Photo : Alain Barbero | Texte : Cécile Calla

 

L’année zéro du langage

Les sirènes des bombardements retentissent en permanence. Dans mon sommeil, au réveil, au travail, pendant les pauses cafés, dans les transports et à toutes mes heures perdues. La fin de la guerre, la capitulation et l’immense mer de culpabilité me collent à la peau. Je ne suis jamais seule, il y a toujours ces fantômes, ce poids qui appuie sur mes poumons, qui me serre la gorge, qui me coupe l’appétit, qui retourne mes boyaux, qui me fait frissonner. J’essaye de décrypter l’alphabet originel, déconstruire une parole si familière, en détecter les non-dits, les messages codés ; j’apprends une langue étrangère particulièrement difficile et ça sans aucune aide. Ce bruit assourdissant d’explosions n’est rien d’autre que la destruction de cette logorrhée infernale, de ces mots anesthésiants, de ces formulations creuses, de ces blagues qui n’ont que le nom. Je jette tout dans le broyeur pour ne récupérer que de tout petits bouts, des atomes que je peux ensuite assembler à ma guise et en toute liberté sans suivre le mode d’emploi familial. C’est l’année zéro de mon langage. Je vais réapprendre à parler, lire et écrire. Je me laisserai guider par mon ventre, ma bouche et mon sexe. La trinité corporelle pour seule boussole. Les nerfs comme chemin. Les pulsations du coeur comme moteur.

 

 


Interview de l’auteure

Que signifie la littérature pour toi ?
Cécile Calla : Un espace pour penser et comprendre le monde présent et passé, un lieu de liberté, de découverte et de grande discipline. 

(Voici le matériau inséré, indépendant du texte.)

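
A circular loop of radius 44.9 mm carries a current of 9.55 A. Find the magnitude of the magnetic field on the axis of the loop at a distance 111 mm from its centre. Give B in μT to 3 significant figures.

B ≈ 7.05 μT

On the axis of a circular loop, B = μ₀IR² / [2(R²+z²)^(3/2)].
R² + z² = (0.0449)² + (0.111)² = 0.01434 m², and (R²+z²)^(3/2) = 1.72×10⁻³ m³.
B = (4π×10⁻⁷ × 9.55 × 0.002016) / (2 × 1.72×10⁻³) = 7.05×10⁻⁶ T.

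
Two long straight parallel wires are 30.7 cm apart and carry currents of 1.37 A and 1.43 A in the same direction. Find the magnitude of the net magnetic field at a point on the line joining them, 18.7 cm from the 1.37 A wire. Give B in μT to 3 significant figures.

B ≈ 0.918 μT

Each long wire gives B = μ₀I/(2πd). Distances are d₁ = 0.187 m and d₂ = 0.12 m.
B₁ = 1.47×10⁻⁶ T, B₂ = 2.38×10⁻⁶ T.
Between parallel currents the two contributions point in opposite directions, so they subtract. B = |B₁ − B₂| = |1.47×10⁻⁶ − 2.38×10⁻⁶| = 9.18×10⁻⁷ T.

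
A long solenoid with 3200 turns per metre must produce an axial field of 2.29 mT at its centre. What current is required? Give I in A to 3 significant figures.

I ≈ 0.569 A

Inside a long solenoid B = μ₀nI with n = 3200 m⁻¹, so I = B/(μ₀n).
I = 2.29×10⁻³ / (4π×10⁻⁷ × 3200) = 0.569 A.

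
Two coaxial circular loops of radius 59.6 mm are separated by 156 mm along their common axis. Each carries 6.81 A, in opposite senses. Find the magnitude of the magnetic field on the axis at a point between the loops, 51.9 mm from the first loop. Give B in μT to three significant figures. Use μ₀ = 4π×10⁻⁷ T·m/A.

Each loop contributes B = μ₀IR²/[2(R²+z²)^(3/2)] on the axis, with z measured from that loop.
Loop 1 (z = 0.0519 m): B₁ = 3.08×10⁻⁵ T. Loop 2 (z = 0.1041 m): B₂ = 8.81×10⁻⁶ T.
The fields oppose: B = |B₁ − B₂| = 2.20×10⁻⁵ T.

B ≈ 22.0 μT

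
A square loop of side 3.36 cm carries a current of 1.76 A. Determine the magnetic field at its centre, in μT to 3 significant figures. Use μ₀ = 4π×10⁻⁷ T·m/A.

Each side is a finite straight segment at perpendicular distance d = a/(2 tan(π/4)) = 0.0168 m from the centre, with end-angles ±π/4.
One side contributes B₁ = (μ₀I/4πd)·2 sin(π/4) = 1.48×10⁻⁵ T.
All 4 sides add in the same direction: B = 4 × 1.48×10⁻⁵ = 5.93×10⁻⁵ T.

B ≈ 59.3 μT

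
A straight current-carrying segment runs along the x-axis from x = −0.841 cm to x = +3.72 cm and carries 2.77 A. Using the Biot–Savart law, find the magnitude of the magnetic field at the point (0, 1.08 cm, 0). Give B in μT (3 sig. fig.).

For a finite straight segment, B = (μ₀I/4πd)(sinθ₁ + sinθ₂), where θ₁, θ₂ are the angles from the perpendicular to each end.
The perpendicular distance is d = 0.0108 m; the end-offsets along the wire are a = 0.00841 m and b = 0.0372 m.
sinθ₁ = 0.00841/√(0.00841²+0.0108²) = 0.6144; sinθ₂ = 0.0372/√(0.0372²+0.0108²) = 0.9603.
B = (4π×10⁻⁷ × 2.77) / (4π × 0.0108) × (0.6144 + 0.9603) = 4.04×10⁻⁵ T.

B ≈ 40.4 μT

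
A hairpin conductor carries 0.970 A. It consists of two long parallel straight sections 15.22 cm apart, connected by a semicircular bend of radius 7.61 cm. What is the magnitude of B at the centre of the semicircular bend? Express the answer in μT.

B ≈ 6.55 μT

The semicircular arc contributes B_arc = μ₀I·π/(4πR) = μ₀I/(4R) = 4.00×10⁻⁶ T.
Each semi-infinite lead is at perpendicular distance R = 0.0761 m from the centre, with the perpendicular foot at its near end, so it contributes μ₀I/(4πR); both point the same way, together 2.55×10⁻⁶ T.
Arc and leads all point the same direction: B = 4.00×10⁻⁶ + 2.55×10⁻⁶ = 6.55×10⁻⁶ T.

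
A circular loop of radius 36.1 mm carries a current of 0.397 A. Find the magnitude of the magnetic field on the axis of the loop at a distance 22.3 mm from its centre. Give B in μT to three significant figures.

On the axis of a circular loop, B = μ₀IR² / [2(R²+z²)^(3/2)].
R² + z² = (0.0361)² + (0.0223)² = 0.001801 m², and (R²+z²)^(3/2) = 7.64×10⁻⁵ m³.
B = (4π×10⁻⁷ × 0.397 × 0.001303) / (2 × 7.64×10⁻⁵) = 4.25×10⁻⁶ T.

B ≈ 4.25 μT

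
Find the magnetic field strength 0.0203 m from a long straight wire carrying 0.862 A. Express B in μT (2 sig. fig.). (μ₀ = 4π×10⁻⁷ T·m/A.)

B ≈ 8.5 μT

For an infinitely long straight wire, B = μ₀I/(2πd).
B = (4π×10⁻⁷ × 0.862) / (2π × 0.0203) = 8.49×10⁻⁶ T.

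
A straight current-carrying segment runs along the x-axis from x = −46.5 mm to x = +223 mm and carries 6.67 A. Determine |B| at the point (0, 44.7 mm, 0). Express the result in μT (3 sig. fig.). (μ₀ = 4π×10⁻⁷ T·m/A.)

B ≈ 25.4 μT

For a finite straight segment, B = (μ₀I/4πd)(sinθ₁ + sinθ₂), where θ₁, θ₂ are the angles from the perpendicular to each end.
The perpendicular distance is d = 0.0447 m; the end-offsets along the wire are a = 0.0465 m and b = 0.223 m.
sinθ₁ = 0.0465/√(0.0465²+0.0447²) = 0.7209; sinθ₂ = 0.223/√(0.223²+0.0447²) = 0.9805.
B = (4π×10⁻⁷ × 6.67) / (4π × 0.0447) × (0.7209 + 0.9805) = 2.54×10⁻⁵ T.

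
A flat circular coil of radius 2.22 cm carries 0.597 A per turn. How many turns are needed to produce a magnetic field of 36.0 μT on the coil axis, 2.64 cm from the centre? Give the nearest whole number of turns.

N = 8

For an N-turn coil, B = Nμ₀IR²/[2(R²+z²)^(3/2)]. A single turn gives B₁ = 4.50×10⁻⁶ T with R = 0.0222 m, z = 0.0264 m.
N = B/B₁ = 3.60×10⁻⁵ / 4.50×10⁻⁶ = 7.99.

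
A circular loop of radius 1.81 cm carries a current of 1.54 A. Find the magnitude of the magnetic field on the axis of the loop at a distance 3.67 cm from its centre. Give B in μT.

B ≈ 4.63 μT

On the axis of a circular loop, B = μ₀IR² / [2(R²+z²)^(3/2)].
R² + z² = (0.0181)² + (0.0367)² = 0.001675 m², and (R²+z²)^(3/2) = 6.85×10⁻⁵ m³.
B = (4π×10⁻⁷ × 1.54 × 0.0003276) / (2 × 6.85×10⁻⁵) = 4.63×10⁻⁶ T.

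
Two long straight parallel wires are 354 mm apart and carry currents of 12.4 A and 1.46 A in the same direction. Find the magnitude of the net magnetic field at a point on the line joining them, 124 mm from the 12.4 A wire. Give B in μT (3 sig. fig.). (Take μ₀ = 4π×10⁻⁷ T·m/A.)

B ≈ 18.7 μT

Each long wire gives B = μ₀I/(2πd). Distances are d₁ = 0.124 m and d₂ = 0.23 m.
B₁ = 2.00×10⁻⁵ T, B₂ = 1.27×10⁻⁶ T.
Between parallel currents the two contributions point in opposite directions, so they subtract. B = |B₁ − B₂| = |2.00×10⁻⁵ − 1.27×10⁻⁶| = 1.87×10⁻⁵ T.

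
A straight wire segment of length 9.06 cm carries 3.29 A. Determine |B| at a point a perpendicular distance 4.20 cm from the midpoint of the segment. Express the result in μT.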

Que représentent pour toi les cafés ?
CC : Ce sont des lieux où je peux profiter de la solitude, des refuges pour écrire depuis que je suis mère. Là-bas je peux laisser mes pensées naviguer à leur guise. C’est souvent dans un café que j’arrive à débloquer un texte ou à trouver une bonne introduction.

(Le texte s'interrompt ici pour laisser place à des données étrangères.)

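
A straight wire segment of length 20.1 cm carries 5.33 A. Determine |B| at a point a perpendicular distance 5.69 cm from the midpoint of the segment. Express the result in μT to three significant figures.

B ≈ 16.3 μT

For a finite straight segment, B = (μ₀I/4πd)(sinθ₁ + sinθ₂), where θ₁, θ₂ are the angles from the perpendicular to each end.
The perpendicular from the point meets the wire at its midpoint, so each end is L/2 = 0.1005 m away along the wire.
sinθ₁ = 0.1005/√(0.1005²+0.0569²) = 0.8702; sinθ₂ = 0.1005/√(0.1005²+0.0569²) = 0.8702.
B = (4π×10⁻⁷ × 5.33) / (4π × 0.0569) × (0.8702 + 0.8702) = 1.63×10⁻⁵ T.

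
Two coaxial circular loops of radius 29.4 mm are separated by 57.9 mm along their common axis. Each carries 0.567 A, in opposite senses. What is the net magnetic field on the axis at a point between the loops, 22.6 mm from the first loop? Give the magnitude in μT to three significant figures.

Each loop contributes B = μ₀IR²/[2(R²+z²)^(3/2)] on the axis, with z measured from that loop.
Loop 1 (z = 0.0226 m): B₁ = 6.04×10⁻⁶ T. Loop 2 (z = 0.0353 m): B₂ = 3.18×10⁻⁶ T.
The fields oppose: B = |B₁ − B₂| = 2.86×10⁻⁶ T.

B ≈ 2.86 μT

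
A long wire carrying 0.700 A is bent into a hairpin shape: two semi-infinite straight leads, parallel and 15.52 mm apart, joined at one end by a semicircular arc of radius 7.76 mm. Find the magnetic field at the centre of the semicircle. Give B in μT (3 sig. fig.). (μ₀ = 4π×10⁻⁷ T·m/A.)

The semicircular arc contributes B_arc = μ₀I·π/(4πR) = μ₀I/(4R) = 2.83×10⁻⁵ T.
Each semi-infinite lead is at perpendicular distance R = 0.00776 m from the centre, with the perpendicular foot at its near end, so it contributes μ₀I/(4πR); both point the same way, together 1.80×10⁻⁵ T.
Arc and leads all point the same direction: B = 2.83×10⁻⁵ + 1.80×10⁻⁵ = 4.64×10⁻⁵ T.

B ≈ 46.4 μT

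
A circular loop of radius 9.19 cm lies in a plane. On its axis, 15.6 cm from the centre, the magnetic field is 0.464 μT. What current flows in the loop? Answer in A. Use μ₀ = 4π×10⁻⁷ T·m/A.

I ≈ 0.519 A

On the axis of a loop, B = μ₀IR²/[2(R²+z²)^(3/2)], so I = 2B(R²+z²)^(3/2)/(μ₀R²).
R² + z² = 0.008446 + 0.02434 = 0.03278 m²; raised to 3/2 gives 5.94×10⁻³ m³.
I = 2 × 4.64×10⁻⁷ × 5.94×10⁻³ / (1.26×10⁻⁶ × 0.008446) = 0.519 A.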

Pourquoi as-tu choisi le « Lass uns Freunde Bleiben » ?
CC : Parce qu’il est sans prétention, si typiquement berlinois avec son mobilier qui semble troqué dans une brocante, qu’il est situé à un croisement de rue. J’aime y aller tôt le matin quand il y a beaucoup de passage, des gens d’horizons et d’origines différentes: les gens du quartier bien sûr, des amis et des connaissances que je croise, mais aussi quelques touristes ou des ouvriers des chantiers voisins qui viennent se chercher un grand café. 

Que fais-tu quand tu nes pas dans les cafés ?
CC : Je travaille dans mon bureau situé dans une maison d’artistes.

 

BIO

Née en 1977 à Paris, Cécile Calla vit à Berlin en tant que journaliste indépendante et autrice. Elle écrit pour des médias francophones et germanophones et a publié sa première nouvelle dans le magazine littéraire Stadtsprachen en septembre 2020. Elle a créé le blog féministe Medusablätter, qui apporte un nouveau regard sur les débats féministes, et produit avec Barbara Peveling le podcast franco-allemand Meduse parle (Medusa spricht). Elle est membre du Réseau des Autrices francophones de Berlin. Elle a également été correspondante du quotidien Le Monde (2007 – 2010) et rédactrice en chef du magazine franco-allemand ParisBerlin (2012 – 2015).